Why this cross-domain matters, maturity, and limitations
The reference study bridges immunotherapy, mRNA drug delivery, and chemical modification strategies, demonstrating that advances in one domain (synthetic mRNA formats and nanoparticle delivery) can directly enhance immune modulation approaches in oncology. This cross-domain synergy is mature at the preclinical proof-of-concept level but will require careful safety and efficacy validation in human subjects. The translational potential is high, though clinical maturity is not yet achieved as per published evidence.
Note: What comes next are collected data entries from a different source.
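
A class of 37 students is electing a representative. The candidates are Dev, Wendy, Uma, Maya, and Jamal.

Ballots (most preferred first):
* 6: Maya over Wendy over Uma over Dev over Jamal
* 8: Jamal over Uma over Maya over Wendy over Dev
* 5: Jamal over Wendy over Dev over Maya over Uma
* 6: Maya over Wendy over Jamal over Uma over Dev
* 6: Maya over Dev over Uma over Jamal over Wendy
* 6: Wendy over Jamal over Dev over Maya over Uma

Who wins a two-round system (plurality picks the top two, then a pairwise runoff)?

Round 1 first-place votes: Dev 0, Wendy 6, Uma 0, Maya 18, Jamal 13. Maya and Jamal advance.
Runoff: Maya is ranked above Jamal on 18 ballots, Jamal above Maya on 19.

Jamal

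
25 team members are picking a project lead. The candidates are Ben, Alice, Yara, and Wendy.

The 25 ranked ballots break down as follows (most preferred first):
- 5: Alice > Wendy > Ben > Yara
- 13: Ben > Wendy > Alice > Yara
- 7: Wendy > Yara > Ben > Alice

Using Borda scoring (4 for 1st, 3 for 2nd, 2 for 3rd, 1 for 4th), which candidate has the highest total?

Ben: 5×2 + 13×4 + 7×2 = 76
Alice: 5×4 + 13×2 + 7×1 = 53
Yara: 5×1 + 13×1 + 7×3 = 39
Wendy: 5×3 + 13×3 + 7×4 = 82

Wendy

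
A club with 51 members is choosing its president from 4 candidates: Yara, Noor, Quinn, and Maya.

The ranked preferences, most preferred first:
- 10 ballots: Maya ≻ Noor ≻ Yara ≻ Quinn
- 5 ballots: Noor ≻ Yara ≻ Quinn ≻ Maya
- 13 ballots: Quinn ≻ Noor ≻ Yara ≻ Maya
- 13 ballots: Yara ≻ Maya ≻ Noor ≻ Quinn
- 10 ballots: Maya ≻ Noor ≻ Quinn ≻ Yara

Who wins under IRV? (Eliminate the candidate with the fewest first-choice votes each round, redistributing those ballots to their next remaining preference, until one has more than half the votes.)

Yara

Round 1: Yara 13, Noor 5, Quinn 13, Maya 20. Noor eliminated.
Round 2: Yara 18, Quinn 13, Maya 20. Quinn eliminated.
Round 3: Yara 31, Maya 20. Yara has a majority (≥26).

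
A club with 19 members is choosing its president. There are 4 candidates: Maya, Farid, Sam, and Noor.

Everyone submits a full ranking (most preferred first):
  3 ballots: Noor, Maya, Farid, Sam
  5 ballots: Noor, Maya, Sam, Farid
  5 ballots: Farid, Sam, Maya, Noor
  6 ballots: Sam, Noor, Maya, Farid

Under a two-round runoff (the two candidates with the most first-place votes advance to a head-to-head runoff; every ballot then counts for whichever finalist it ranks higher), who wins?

Sam

Round 1 first-place votes: Maya 0, Farid 5, Sam 6, Noor 8. Noor and Sam advance.
Runoff: Noor is ranked above Sam on 8 ballots, Sam above Noor on 11.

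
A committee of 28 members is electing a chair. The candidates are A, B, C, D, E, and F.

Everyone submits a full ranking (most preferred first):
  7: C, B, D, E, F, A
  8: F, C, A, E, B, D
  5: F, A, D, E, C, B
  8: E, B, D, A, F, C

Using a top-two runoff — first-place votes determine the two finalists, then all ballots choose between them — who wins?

E

Round 1 first-place votes: A 0, B 0, C 7, D 0, E 8, F 13. F and E advance.
Runoff: F is ranked above E on 13 ballots, E above F on 15.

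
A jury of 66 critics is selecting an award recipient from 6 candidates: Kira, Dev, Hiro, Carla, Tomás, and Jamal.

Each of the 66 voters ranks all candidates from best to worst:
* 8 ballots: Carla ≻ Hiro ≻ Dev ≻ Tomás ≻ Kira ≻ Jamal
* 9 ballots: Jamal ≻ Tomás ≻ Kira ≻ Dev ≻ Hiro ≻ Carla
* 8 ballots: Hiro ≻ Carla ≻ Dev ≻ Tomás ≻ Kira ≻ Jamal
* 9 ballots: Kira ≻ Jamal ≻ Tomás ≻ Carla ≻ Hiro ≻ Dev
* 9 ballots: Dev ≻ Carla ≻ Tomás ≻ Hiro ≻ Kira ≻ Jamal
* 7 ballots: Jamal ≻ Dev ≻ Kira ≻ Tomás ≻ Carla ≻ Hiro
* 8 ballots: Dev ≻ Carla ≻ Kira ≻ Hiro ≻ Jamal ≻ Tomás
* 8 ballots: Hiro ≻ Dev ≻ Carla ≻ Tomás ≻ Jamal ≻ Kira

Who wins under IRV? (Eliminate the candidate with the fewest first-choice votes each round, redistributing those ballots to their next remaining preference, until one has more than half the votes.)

Round 1: Kira 9, Dev 17, Hiro 16, Carla 8, Tomás 0, Jamal 16. Tomás eliminated.
Round 2: Kira 9, Dev 17, Hiro 16, Carla 8, Jamal 16. Carla eliminated.
Round 3: Kira 9, Dev 17, Hiro 24, Jamal 16. Kira eliminated.
Round 4: Dev 17, Hiro 24, Jamal 25. Dev eliminated.
Round 5: Hiro 41, Jamal 25. Hiro has a majority (≥34).

Hiro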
Research Support Resources
For researchers seeking to develop or optimize mRNA delivery for gene expression, translation efficiency assays, or in vivo imaging with fluorescent mRNA, EZ Cap™ EGFP mRNA (5-moUTP) (SKU R1016) from APExBIO provides a robust, well-characterized capped mRNA reagent. Its Cap 1 structure, 5-methoxyuridine incorporation, and optimized poly(A) tailing make it suitable for benchmarking mRNA stability, translation efficiency, and suppression of RNA-mediated innate immune activation in both cell-based and in vivo settings [source_type: product_spec] [source_link: https://www.apexbt.com/ez-captm-egfp-mrna-5-moutp.html]. This reagent can support protocol development and troubleshooting for researchers applying similar delivery and expression strategies as outlined in the reference study.